Wednesday’s session marked the midway point of a year that saw a new president move into the White House, shift in power on Capitol Hill amid the continuing shocks of the coronavirus pandemic. The three major U.S. indexes are up by double-digit percentages, with the Nasdaq advancing 12.5 percent, the Dow adding 12.7 percent and the S&P 500 surging 14.4 percent since Dec. 31, 2020.
A day earlier, the S&P 500 and the Nasdaq set all-time highs, highlighting Wall Street’s optimism for economic recovery — reinvigorated by widespread vaccinations, businesses ramping up operations and consumers eager to spend after more than a year of restrictions tied to the public health crisis.
“The market action of 2021 is not a surprise to anyone who considered the impact of the vaccine in late 2020,” said David Bahnsen, chief investment officer of the Bahnsen Group, a wealth management firm.
More than half of the U.S. population has now received at least one dose of coronavirus vaccine, according to data from the U.S. Centers for Disease Control and Prevention. As of Wednesday, more than 154.2 million have been fully vaccinated.
Kristina Hooper, the chief global market strategist at Invesco, emphasized the dramatic changes brought on by the vaccines, which have help fuel an economic comeback. Wall Street also has been bolstered by significant spending from Congress and aggressive monetary policy from the Federal Reserve, she said, while corporate earnings are improving.
Investors also appear to be less worried about rising inflation, which had dampened sentiment on Wall Street. Earlier this month, central bankers signaled that rate hikes could arrive in 2023, sooner than previously projected.

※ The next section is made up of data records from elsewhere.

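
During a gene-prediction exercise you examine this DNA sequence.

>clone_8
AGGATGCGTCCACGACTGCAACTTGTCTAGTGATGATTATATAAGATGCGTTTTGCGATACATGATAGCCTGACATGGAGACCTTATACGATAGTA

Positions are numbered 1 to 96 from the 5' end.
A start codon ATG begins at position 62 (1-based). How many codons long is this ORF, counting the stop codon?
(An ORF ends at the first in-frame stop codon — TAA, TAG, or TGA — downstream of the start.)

4

Codons from position 62: ATG (62–64), ATA (65–67), GCC (68–70), TGA (71–73).
TGA is the first in-frame stop; that's 4 codons including the stop.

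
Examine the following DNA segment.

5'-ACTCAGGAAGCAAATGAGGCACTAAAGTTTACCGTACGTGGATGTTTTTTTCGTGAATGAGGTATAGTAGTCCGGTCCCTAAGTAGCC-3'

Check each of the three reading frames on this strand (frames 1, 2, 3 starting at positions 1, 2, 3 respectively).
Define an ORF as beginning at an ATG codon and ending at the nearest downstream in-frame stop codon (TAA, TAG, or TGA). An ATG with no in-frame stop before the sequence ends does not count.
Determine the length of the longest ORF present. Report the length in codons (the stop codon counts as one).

Frame 1: ACT CAG GAA GCA AAT GAG GCA CTA AAG TTT ACC GTA CGT GGA TGT TTT TTT CGT GAA TGA GGT ATA GTA GTC CGG TCC CTA AGT AGC — no ATG→stop ORF.
Frame 2: CTC AGG AAG CAA ATG AGG CAC TAA AGT TTA CCG TAC GTG GAT GTT TTT TTC GTG AAT GAG GTA TAG TAG TCC GGT CCC TAA GTA GCC — ATG at 14, stop TAA at 23 → 12 nt.
Frame 3: TCA GGA AGC AAA TGA GGC ACT AAA GTT TAC CGT ACG TGG ATG TTT TTT TCG TGA ATG AGG TAT AGT AGT CCG GTC CCT AAG TAG — ATG at 42, stop TGA at 54 → 15 nt; ATG at 57, stop TAG at 84 → 30 nt.
Longest: frame 3, positions 57–86, 30 nt = 10 codons = 9 aa. → 10 codons.

10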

The Fed offered a more optimistic reading of the economic recovery, estimating growth to hit 7 percent this year, the fastest calendar-year expansion since 1984.
Although the question of how to contend with rising costs remains a point of political contention, Fed Chair Jerome H. Powell said he expects prices to simmer down over time, as the covid-inspired mismatch of disrupted supply and pent-up demand eventually evens out.
Many of the biggest names on Wall Street have thrived during the pandemic. The pharmacy chain Walgreens, which is among the companies distributing coronavirus vaccines, has seen its stock soar 32 percent this year. The tech giants, capitalizing on the nation’s heightened reliance on computing and Web services, also have notched sizable gains. Alphabet shot up nearly 40 percent in the past two quarters. Facebook is up 27 percent for the year, boosted this week by the rulings of a federal judge who dismissed two antitrust lawsuits against the social media company and said the federal government did not provide enough evidence it is a monopoly.
Much like last year, the vast wealth flowing into the portfolios of investors contrasts with the plight of those devastated by the pandemic and whose economic prospects remain uncertain or dim. Though efforts to vaccinate people are well underway in rich countries, poorer nations have yet to inoculate a meaningful portion of their populations. The stark disparity in vaccination rates and the sluggish pace of the rollout abroad have raised worries the virus could mutate into more lethal variants, wreaking havoc on public health and threatening the global economic recovery.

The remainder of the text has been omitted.